Agile teams use information radiators in their workspace. A story wall is a kind of information radiator that displays the status of each card in the current iteration or sprint. For new agile teams setting up a story wall is quite challenging.
Ryan Mckergow, senior consultant - agile business analyst at Elabor8, described different approaches for setting up story walls, in his recent blog. He explained some basic aspects of designing story walls, which include deciding rows, columns, avatars and colors of story cards.
Ryan says that team can use basic columns of “to do”, “doing”, “done” or can also use more columns than the basic ones, to visually indicate story card status. Columns could be product backlog, iteration backlog, analysis, development, testing, signoff, done, ready for analysis/development /testing/ signoff or deployed.
Similar to having various columns, story wall can also have various rows or swimlanes. Swimlanes can represent different feature groupings or streams and different statuses like unplanned, blocked etc.

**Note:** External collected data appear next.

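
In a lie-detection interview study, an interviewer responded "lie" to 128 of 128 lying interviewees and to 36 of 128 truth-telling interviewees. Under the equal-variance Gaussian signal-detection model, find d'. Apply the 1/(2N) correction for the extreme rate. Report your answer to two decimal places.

d' = 3.24

The hit rate is 128/128 = 1, so apply the 1/(2N) correction: H → 1 − 1/(2·128) = 0.99609.
z(H) = z(0.99609) = 2.660
z(FA) = z(0.28125) = -0.579
d' = 2.660 − (-0.579) = 3.239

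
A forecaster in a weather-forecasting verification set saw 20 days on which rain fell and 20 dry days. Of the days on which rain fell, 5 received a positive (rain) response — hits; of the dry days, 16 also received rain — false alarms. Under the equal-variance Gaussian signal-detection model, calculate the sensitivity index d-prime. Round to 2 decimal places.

d-prime = -1.52

H = 5/20 = 0.2500
FA = 16/20 = 0.8000
z(0.2500) = -0.674, z(0.8000) = 0.842
d' = z(H) − z(FA) = -0.674 − 0.842 = -1.516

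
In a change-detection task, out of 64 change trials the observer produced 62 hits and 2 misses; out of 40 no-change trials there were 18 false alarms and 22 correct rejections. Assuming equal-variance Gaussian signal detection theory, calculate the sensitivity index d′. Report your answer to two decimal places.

H = 62/64 = 0.9688
FA = 18/40 = 0.4500
z(0.9688) = 1.8634, z(0.4500) = -0.1257
d' = z(H) − z(FA) = 1.8634 − (-0.1257) = 1.9891

d′ = 1.99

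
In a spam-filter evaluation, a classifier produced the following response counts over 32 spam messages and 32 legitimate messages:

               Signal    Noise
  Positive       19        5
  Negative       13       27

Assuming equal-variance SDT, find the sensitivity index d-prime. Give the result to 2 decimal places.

H = 19/32 = 0.5938
FA = 5/32 = 0.1562
z(0.5938) = 0.2373, z(0.1562) = -1.0102
d' = z(H) − z(FA) = 0.2373 − (-1.0102) = 1.2475

d-prime = 1.25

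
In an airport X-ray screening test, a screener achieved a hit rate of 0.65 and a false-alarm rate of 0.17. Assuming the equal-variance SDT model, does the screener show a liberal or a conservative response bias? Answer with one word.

z(H) = 0.385, z(FA) = -0.954
c = −½·(z(H) + z(FA)) = 0.2845
c > 0 → conservative criterion (biased toward responding “no”).

conservative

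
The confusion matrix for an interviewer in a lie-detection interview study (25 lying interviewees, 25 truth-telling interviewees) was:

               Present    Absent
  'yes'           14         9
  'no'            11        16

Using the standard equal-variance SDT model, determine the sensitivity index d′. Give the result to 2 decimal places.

d′ = 0.51

H = 14/25 = 0.5600
FA = 9/25 = 0.3600
z(H) = z(0.5600) = 0.1510
z(FA) = z(0.3600) = -0.3585
d' = z(H) − z(FA) = 0.1510 − (-0.3585) = 0.5095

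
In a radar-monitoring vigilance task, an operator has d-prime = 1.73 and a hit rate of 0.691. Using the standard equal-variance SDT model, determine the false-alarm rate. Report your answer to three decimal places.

z(hit rate) = z(0.691) = 0.4987
z(FA) = z(H) − d' = 0.4987 − 1.73 = -1.2313
false-alarm rate = Φ(-1.2313) = 0.1091

false-alarm rate = 0.109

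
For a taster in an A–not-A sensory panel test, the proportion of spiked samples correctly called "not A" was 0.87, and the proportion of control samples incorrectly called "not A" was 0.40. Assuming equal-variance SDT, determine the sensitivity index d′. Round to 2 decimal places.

d′ = 1.38

z(H) = z(0.87) = 1.1264
z(FA) = z(0.40) = -0.2533
d' = z(H) − z(FA) = 1.1264 − (-0.2533) = 1.3797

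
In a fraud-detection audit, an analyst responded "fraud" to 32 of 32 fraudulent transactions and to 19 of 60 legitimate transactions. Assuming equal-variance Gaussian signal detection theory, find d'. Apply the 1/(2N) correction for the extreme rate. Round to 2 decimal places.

The hit rate is 32/32 = 1, so apply the 1/(2N) correction: H → 1 − 1/(2·32) = 0.98438.
z(H) = z(0.98438) = 2.154
z(FA) = z(0.31667) = -0.477
d' = 2.154 − (-0.477) = 2.631

d' = 2.63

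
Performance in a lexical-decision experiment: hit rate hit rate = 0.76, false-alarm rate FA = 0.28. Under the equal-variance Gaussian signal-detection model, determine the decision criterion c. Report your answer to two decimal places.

c = -0.06

z(H) = 0.7063
z(FA) = -0.5828
c = −½·[z(H) + z(FA)] = −0.5 × (0.7063 + (-0.5828)) = -0.06175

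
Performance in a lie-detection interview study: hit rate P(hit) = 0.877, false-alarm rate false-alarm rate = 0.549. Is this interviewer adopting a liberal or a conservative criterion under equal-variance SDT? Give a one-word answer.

z(H) = 1.160, z(FA) = 0.123
c = −½·(z(H) + z(FA)) = -0.6415
c < 0 → liberal criterion (biased toward responding “yes”).

liberal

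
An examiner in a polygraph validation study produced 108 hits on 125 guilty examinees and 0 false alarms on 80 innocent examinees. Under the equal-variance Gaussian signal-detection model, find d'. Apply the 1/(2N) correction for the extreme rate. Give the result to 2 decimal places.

The false-alarm rate is 0/80 = 0, so apply the 1/(2N) correction: FA → 1/(2·80) = 0.00625.
z(H) = z(0.86400) = 1.098
z(FA) = z(0.00625) = -2.498
d' = 1.098 − (-2.498) = 3.596

d' = 3.60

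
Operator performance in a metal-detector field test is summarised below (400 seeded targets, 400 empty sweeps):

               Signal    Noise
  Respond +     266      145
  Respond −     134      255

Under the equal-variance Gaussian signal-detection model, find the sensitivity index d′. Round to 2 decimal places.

H = 266/400 = 0.6650
FA = 145/400 = 0.3625
Φ⁻¹(H) = 0.426
Φ⁻¹(FA) = -0.352
d' = z(H) − z(FA) = 0.426 − (-0.352) = 0.778

d′ = 0.78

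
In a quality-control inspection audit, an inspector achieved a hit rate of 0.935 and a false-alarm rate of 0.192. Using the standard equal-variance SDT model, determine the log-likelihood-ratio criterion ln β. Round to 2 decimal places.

ln β = -0.77

z(0.935) = 1.514, z(0.192) = -0.871
ln β = −½·[z(H)² − z(FA)²] = −0.5 × (2.292 − 0.759) = -0.7665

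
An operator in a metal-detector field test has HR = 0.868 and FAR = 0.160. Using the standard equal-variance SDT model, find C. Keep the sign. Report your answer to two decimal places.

Φ⁻¹(H) = 1.117
Φ⁻¹(FA) = -0.994
c = −½·[z(H) + z(FA)] = −0.5 × (1.117 + (-0.994)) = -0.0615

C = -0.06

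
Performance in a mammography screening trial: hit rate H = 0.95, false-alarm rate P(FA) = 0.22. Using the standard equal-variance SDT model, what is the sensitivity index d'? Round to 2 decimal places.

z(0.95) = 1.6449, z(0.22) = -0.7722
d' = z(H) − z(FA) = 1.6449 − (-0.7722) = 2.4171

d' = 2.42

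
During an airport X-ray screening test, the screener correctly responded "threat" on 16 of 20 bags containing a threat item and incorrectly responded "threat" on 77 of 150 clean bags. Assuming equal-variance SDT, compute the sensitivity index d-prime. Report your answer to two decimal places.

d-prime = 0.81

H = 16/20 = 0.8000
FA = 77/150 = 0.5133
z(H) = 0.842
z(FA) = 0.033
d' = z(H) − z(FA) = 0.842 − 0.033 = 0.809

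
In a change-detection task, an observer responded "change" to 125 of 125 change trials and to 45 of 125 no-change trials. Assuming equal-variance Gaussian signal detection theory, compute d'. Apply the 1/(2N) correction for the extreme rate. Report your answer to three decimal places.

The hit rate is 125/125 = 1, so apply the 1/(2N) correction: H → 1 − 1/(2·125) = 0.99600.
z(H) = z(0.99600) = 2.6521
z(FA) = z(0.36000) = -0.3585
d' = 2.6521 − (-0.3585) = 3.0106

d' = 3.011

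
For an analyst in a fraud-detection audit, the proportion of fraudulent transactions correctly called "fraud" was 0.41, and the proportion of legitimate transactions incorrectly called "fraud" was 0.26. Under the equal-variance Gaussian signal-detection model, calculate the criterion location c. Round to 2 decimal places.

c = 0.44

z(H) = z(0.41) = -0.228
z(FA) = z(0.26) = -0.643
c = −½·[z(H) + z(FA)] = −0.5 × (-0.228 + (-0.643)) = 0.4355
c > 0: the analyst has a conservative response bias.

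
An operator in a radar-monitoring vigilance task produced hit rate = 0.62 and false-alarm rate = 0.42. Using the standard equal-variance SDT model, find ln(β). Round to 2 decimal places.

z(0.62) = 0.305, z(0.42) = -0.202
ln β = −½·[z(H)² − z(FA)²] = −0.5 × (0.093 − 0.041) = -0.026

ln β = -0.03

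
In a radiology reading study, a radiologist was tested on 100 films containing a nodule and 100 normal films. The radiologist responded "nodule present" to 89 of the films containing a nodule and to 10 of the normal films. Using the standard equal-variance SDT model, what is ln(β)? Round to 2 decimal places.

ln β = 0.07

H = 89/100 = 0.8900
FA = 10/100 = 0.1000
z(H) = z(0.8900) = 1.227
z(FA) = z(0.1000) = -1.282
ln β = −½·[z(H)² − z(FA)²] = −0.5 × (1.506 − 1.644) = 0.069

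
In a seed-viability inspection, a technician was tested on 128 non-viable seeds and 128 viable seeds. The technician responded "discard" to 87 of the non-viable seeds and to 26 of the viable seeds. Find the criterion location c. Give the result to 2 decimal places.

c = 0.18

H = 87/128 = 0.6797
FA = 26/128 = 0.2031
z(H) = z(0.6797) = 0.4669
z(FA) = z(0.2031) = -0.8306
c = −½·[z(H) + z(FA)] = −0.5 × (0.4669 + (-0.8306)) = 0.18185
c > 0: the technician has a conservative response bias.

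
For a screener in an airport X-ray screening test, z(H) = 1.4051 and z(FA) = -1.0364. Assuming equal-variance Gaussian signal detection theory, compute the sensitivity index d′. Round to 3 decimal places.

d′ = 2.442

d' = z(H) − z(FA) = 1.4051 − (-1.0364) = 2.4415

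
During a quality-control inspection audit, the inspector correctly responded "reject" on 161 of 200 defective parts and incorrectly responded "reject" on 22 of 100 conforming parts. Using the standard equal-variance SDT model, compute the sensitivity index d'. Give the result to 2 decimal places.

H = 161/200 = 0.8050
FA = 22/100 = 0.2200
Φ⁻¹(H) = 0.860
Φ⁻¹(FA) = -0.772
d' = z(H) − z(FA) = 0.860 − (-0.772) = 1.632

d' = 1.63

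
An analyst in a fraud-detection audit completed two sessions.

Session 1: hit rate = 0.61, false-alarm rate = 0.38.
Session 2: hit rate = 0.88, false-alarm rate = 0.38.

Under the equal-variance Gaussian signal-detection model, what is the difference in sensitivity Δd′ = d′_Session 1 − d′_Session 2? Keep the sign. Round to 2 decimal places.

Session 1: z(0.61) = 0.279, z(0.38) = -0.305, d' = 0.584
Session 2: z(0.88) = 1.175, z(0.38) = -0.305, d' = 1.480
Δd' = d'_Session 1 − d'_Session 2 = 0.584 − 1.480 = -0.896
Session 2 has the higher sensitivity.

Δd′ = -0.90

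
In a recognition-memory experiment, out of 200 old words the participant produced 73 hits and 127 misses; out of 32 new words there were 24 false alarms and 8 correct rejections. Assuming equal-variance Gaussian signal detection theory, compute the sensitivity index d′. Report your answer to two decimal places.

H = 73/200 = 0.3650
FA = 24/32 = 0.7500
Φ⁻¹(H) = -0.3451
Φ⁻¹(FA) = 0.6745
d' = z(H) − z(FA) = -0.3451 − 0.6745 = -1.0196

d′ = -1.02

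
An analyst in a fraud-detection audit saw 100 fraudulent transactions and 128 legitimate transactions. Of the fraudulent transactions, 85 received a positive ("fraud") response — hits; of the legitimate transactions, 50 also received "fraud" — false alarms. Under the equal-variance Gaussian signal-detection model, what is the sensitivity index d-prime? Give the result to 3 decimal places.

d-prime = 1.314

H = 85/100 = 0.8500
FA = 50/128 = 0.3906
z(H) = z(0.8500) = 1.0364
z(FA) = z(0.3906) = -0.2778
d' = z(H) − z(FA) = 1.0364 − (-0.2778) = 1.3142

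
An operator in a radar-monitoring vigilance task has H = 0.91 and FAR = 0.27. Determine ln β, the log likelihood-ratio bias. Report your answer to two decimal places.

z(H) = 1.341
z(FA) = -0.613
ln β = −½·[z(H)² − z(FA)²] = −0.5 × (1.798 − 0.376) = -0.711

ln β = -0.71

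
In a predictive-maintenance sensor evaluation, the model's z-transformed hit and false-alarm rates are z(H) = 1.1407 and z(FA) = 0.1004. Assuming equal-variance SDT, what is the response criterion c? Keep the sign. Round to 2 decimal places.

c = −½·[z(H) + z(FA)] = −½·(1.1407 + 0.1004) = -0.62055
c < 0: the model has a liberal response bias.

c = -0.62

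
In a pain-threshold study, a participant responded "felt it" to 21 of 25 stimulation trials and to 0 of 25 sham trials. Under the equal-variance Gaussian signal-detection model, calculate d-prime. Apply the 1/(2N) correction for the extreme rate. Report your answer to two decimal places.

d-prime = 3.05

The false-alarm rate is 0/25 = 0, so apply the 1/(2N) correction: FA → 1/(2·25) = 0.02000.
z(H) = z(0.84000) = 0.994
z(FA) = z(0.02000) = -2.054
d' = 0.994 − (-2.054) = 3.048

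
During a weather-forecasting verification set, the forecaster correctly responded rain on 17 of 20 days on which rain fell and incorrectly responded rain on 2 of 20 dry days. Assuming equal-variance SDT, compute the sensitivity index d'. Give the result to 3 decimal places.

H = 17/20 = 0.8500
FA = 2/20 = 0.1000
Φ⁻¹(0.8500) = 1.0364, Φ⁻¹(0.1000) = -1.2816
d' = z(H) − z(FA) = 1.0364 − (-1.2816) = 2.3180

d' = 2.318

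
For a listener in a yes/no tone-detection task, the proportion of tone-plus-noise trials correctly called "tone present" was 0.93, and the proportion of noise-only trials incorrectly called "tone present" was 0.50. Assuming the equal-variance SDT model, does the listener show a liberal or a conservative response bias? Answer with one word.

z(H) = 1.476, z(FA) = 0.000
c = −½·(z(H) + z(FA)) = -0.738
c < 0 → liberal criterion (biased toward responding “yes”).

liberal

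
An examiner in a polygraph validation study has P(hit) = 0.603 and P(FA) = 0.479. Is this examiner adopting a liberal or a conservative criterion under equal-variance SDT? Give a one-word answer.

z(H) = 0.261, z(FA) = -0.053
c = −½·(z(H) + z(FA)) = -0.104
c < 0 → liberal criterion (biased toward responding “yes”).

liberal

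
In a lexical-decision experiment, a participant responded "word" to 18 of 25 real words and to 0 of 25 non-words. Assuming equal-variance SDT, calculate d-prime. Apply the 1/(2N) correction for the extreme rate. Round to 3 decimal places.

The false-alarm rate is 0/25 = 0, so apply the 1/(2N) correction: FA → 1/(2·25) = 0.02000.
z(H) = z(0.72000) = 0.5828
z(FA) = z(0.02000) = -2.0537
d' = 0.5828 − (-2.0537) = 2.6365

d-prime = 2.637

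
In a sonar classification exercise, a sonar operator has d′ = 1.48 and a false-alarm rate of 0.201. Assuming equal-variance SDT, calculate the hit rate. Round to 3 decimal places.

hit rate = 0.740

z(false-alarm rate) = z(0.201) = -0.8381
z(H) = z(FA) + d' = -0.8381 + 1.48 = 0.6419
hit rate = Φ(0.6419) = 0.7395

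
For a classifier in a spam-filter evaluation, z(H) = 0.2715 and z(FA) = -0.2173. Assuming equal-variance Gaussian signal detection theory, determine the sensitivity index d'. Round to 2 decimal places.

d' = 0.49

d' = z(H) − z(FA) = 0.2715 − (-0.2173) = 0.4888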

Ryan mentioned that, team can use avatars on the story cards to share the information about who is currently working on the card. Avatars could be any of the following formats:
- A real picture of the team member
- The first name of the team member in a bold, readable font
- An avatar sized in proportion to the story card size
Furthermore to increase the visualization of the story cards, team can use different colors based on work categorization. For example white for story card, red for bug, blue for spike etc.
Fiona Siseman, agile coach at Luna Tractor Australia, uses avatars to categorize user stories. She shared her experience in a blog post on Agile Board Hacks.
We set up dummy email accounts associated with icons in gravatar.com. Then we could add them as members to our Trello board and use the icons as status stickers for our cards. We gave them all the same prefix as board member names (“z_blocked”, “z_kicked_off”,“z_walked_through”) so that these icon accounts all together in any listing.
Team can use physical or electronic walls. For collocated teams, physical walls are good to use, however virtual card walls have some advantages over physical card walls. For instance, information is not lost if an index card gets knocked off the wall, distributed teams can see a central virtual card wall and interact with it, different team members can use filters to create relevant views, project tracking is easier.
However, teams can use both to get the benefits of both the approaches. As per Ryan:
Co-located teams that want benefits that come with an electronic wall (i.e. detailed documentation), I’d suggest configuring it to store documentation without the need to update which column a Story Card is in. Your physical wall can then be the primary source of project truth. Distributed teams might be best served by duplicating their Story Wall in both physical and electronic formats. I believe the benefits of having a tangible board backed up by an electronic wall far outweigh the cons of duplicating effort across both boards.
Ryan shared various ways to create story walls, but he said that try out with some practices and modify them as per the suitability of the team.
There are many tools out there that provide electronic versions of team story wall. Mingle is a tool that allows team to create a virtual story wall. Just like a physical card wall, team can create columns and cards, and drag and drop cards as team completes their work. Similar to Mingle, team can use other tools as well like Trello, Jira etc.